The use of contact lenses spread massively; millions of people worldwide prefer wearing contact lenses over eyeglasses, not to mention those who wear colored single-use daily contact lenses as a part of their style.
There are several types of contact lenses, some of which are meant for single-use, while others are for multiple-use according to a specialist’s schedule. However, no contact lens is permanent, and you have to dispose of them eventually.
The question remains; what happens to contact lenses after disposal!
Are contact lenses biodegradable?
In order to answer your question, let’s first go back to the manufacturing process. Manufacturers make contact lenses with a combination of Poly Methyl Methacrylate, Silicones, and Fluoropolymers to achieve a surface soft enough for the Oxygen to pass through the lenses to the eyes. This material is NOT biodegradable, which evoked environmental researchers’ curiosity for the right method to dispose of them and how it affects the environment.
Surveys showed that high numbers of contact lens users flush their lenses down the drain to get rid of them. Do you also do that?
Due to the contacts’ transparency and made up materials, it is hard to trace them in the wastewater treatment plant. It is also hard to predict what happens to them since they are different from, let’s say, bottles. Thus, researchers started experimenting in labs to figure out what happens to lenses after disposal and whether it is a threat to the environment.
What happens to contact lenses after disposal?
Researchers picked several polymers used in contact lenses manufacturing, exposed them to anaerobic and aerobic microorganisms found in wastewater, and analyzed the changes over varying times.
Like any other material, there is a cycle contact lenses go through that might have a surprisingly negative effect on the environment:
- Microbes in wastewater weaken the bonds in the plastic polymer.
- Microbes alter the lens surface weakening its structure.
- Polymers start breaking down forming smaller plastic particles.
- The process continues until the lenses turn into microplastics.
- Aquatic organisms may mistake these microplastics for food and eat them.
- Since micro-plastics are not digestible, marine life suffers a great deal.
- Micro-plastics may also find their way to human water and food across a long food chain, exposing us to many risks.
Researchers demonstrated the threat contact lens disposal poses to the environment.

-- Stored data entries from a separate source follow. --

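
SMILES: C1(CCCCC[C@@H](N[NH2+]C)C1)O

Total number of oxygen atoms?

1

The symbol for oxygen appears 1 time in the SMILES.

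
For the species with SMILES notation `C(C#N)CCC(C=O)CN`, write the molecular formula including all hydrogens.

Heavy atoms from the SMILES: 7 C, 2 N, 1 O.
Implicit hydrogens by atom environment:
  4 × C: 2 H each → 8
  2 × C: 1 H each → 2
  1 × C: no H
  1 × N: 2 H
  1 × N: no H
  1 × O: no H
  Total hydrogens = 12.
Molecular formula: C7H12N2O

C7H12N2O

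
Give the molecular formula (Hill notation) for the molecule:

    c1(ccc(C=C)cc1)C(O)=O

Heavy atoms from the SMILES: 9 C, 2 O.
Implicit hydrogens by atom environment:
  4 × C (aromatic): 1 H each → 4
  2 × C (aromatic): no H
  1 × C: 2 H
  1 × C: 1 H
  1 × C: no H
  1 × O: 1 H
  1 × O: no H
  Total hydrogens = 8.
Molecular formula: C9H8O2

C9H8O2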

They also calculated how much microplastics accumulate through the use and disposal of contact lenses, and the numbers could not get any clearer. Manufacturers now are encouraged to demonstrate the right way of disposal on the package itself, for this is not an issue to be ignored.
Contact lenses disposal VS plastic disposal?

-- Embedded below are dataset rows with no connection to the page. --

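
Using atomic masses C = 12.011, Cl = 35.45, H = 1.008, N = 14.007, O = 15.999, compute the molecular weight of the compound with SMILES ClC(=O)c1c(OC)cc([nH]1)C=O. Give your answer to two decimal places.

187.58

Molecular formula: C7H6ClNO3.
M = 7×12.011 + 1×35.45 + 6×1.008 + 1×14.007 + 3×15.999 = 187.58 g/mol.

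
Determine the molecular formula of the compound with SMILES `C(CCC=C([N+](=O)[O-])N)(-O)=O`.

C5H8N2O4

Heavy atoms from the SMILES: 5 C, 2 N, 4 O.
Implicit hydrogens by atom environment:
  2 × C: 2 H each → 4
  2 × C: no H
  2 × O: no H
  1 × C: 1 H
  1 × N: 2 H
  1 × N (charge +1): no H
  1 × O: 1 H
  1 × O (charge -1): no H
  Total hydrogens = 8.
Molecular formula: C5H8N2O4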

Environmentalists have been debating the issue of plastic disposal for a long time now. And even though they seem to pose a considerable threat, the problem of contact lens disposal is just as significant. Why?
Contact lenses absorb liquid and everything within it, meaning, when you dispose of your contact lenses in wastewater, they absorb whatever microorganisms and toxins like pesticides and herbicides present in the water. Eventually, as microplastics, contact lenses deliver high concentrations of these chemicals to the long food chain exposing aquatic organisms, animals, and even YOU to risk.

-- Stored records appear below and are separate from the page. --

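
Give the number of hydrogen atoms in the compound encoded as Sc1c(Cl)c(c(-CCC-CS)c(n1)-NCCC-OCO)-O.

21

Hydrogens are implicit in SMILES; fill each atom to its normal valence:
  8 × C: 2 H each → 16
  5 × C (aromatic): no H
  2 × O: 1 H each → 2
  2 × S: 1 H each → 2
  1 × Cl: no H
  1 × N: 1 H
  1 × N (aromatic): no H
  1 × O: no H
  Total hydrogens = 21.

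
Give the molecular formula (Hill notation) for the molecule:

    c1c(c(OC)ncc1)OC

C7H9NO2

Heavy atoms from the SMILES: 7 C, 1 N, 2 O.
Implicit hydrogens by atom environment:
  3 × C (aromatic): 1 H each → 3
  2 × C: 3 H each → 6
  2 × C (aromatic): no H
  2 × O: no H
  1 × N (aromatic): no H
  Total hydrogens = 9.
Molecular formula: C7H9NO2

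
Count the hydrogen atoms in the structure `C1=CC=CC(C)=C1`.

Hydrogens are implicit in SMILES; fill each atom to its normal valence:
  5 × C (aromatic): 1 H each → 5
  1 × C: 3 H
  1 × C (aromatic): no H
  Total hydrogens = 8.

8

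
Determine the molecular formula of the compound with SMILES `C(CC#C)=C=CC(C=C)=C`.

Heavy atoms from the SMILES: 10 C.
Implicit hydrogens by atom environment:
  4 × C: 1 H each → 4
  3 × C: 2 H each → 6
  3 × C: no H
  Total hydrogens = 10.
Molecular formula: C10H10

C10H10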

How to properly dispose of contact lenses?
It is essential for you to properly dispose of your contact lenses after using them; improper disposal can reflect poorly on the environment.
Here are some recommendations for you to follow in disposing of your contact lenses correctly:
- Do not flush used contact lenses down the drain.
- Recycle the packages contact lenses come in first, then contact one of the companies that offer contact lenses recycling when done using them.
- Give the lenses back to a specialist for him/her to dispose of correctly.
- If thrown with garbage, place the lenses within the plastic bottles for the recycling services to handle them correctly.
- Try using multiple-use lenses instead of single-use to minimize disposal.
- Instead of throwing away unwanted and unused contact lenses, give them back to the specialist or donate them to reduce disposal.
Researchers are still trying to solve this issue by raising awareness, finding healthy ways for contact lenses disposal, and finding better biodegradable materials for contact lens manufacturing. For now, the question that lingered in every environmentalist’s mind; are contact lenses biodegradable, is not a mystery to solve anymore; they are NOT.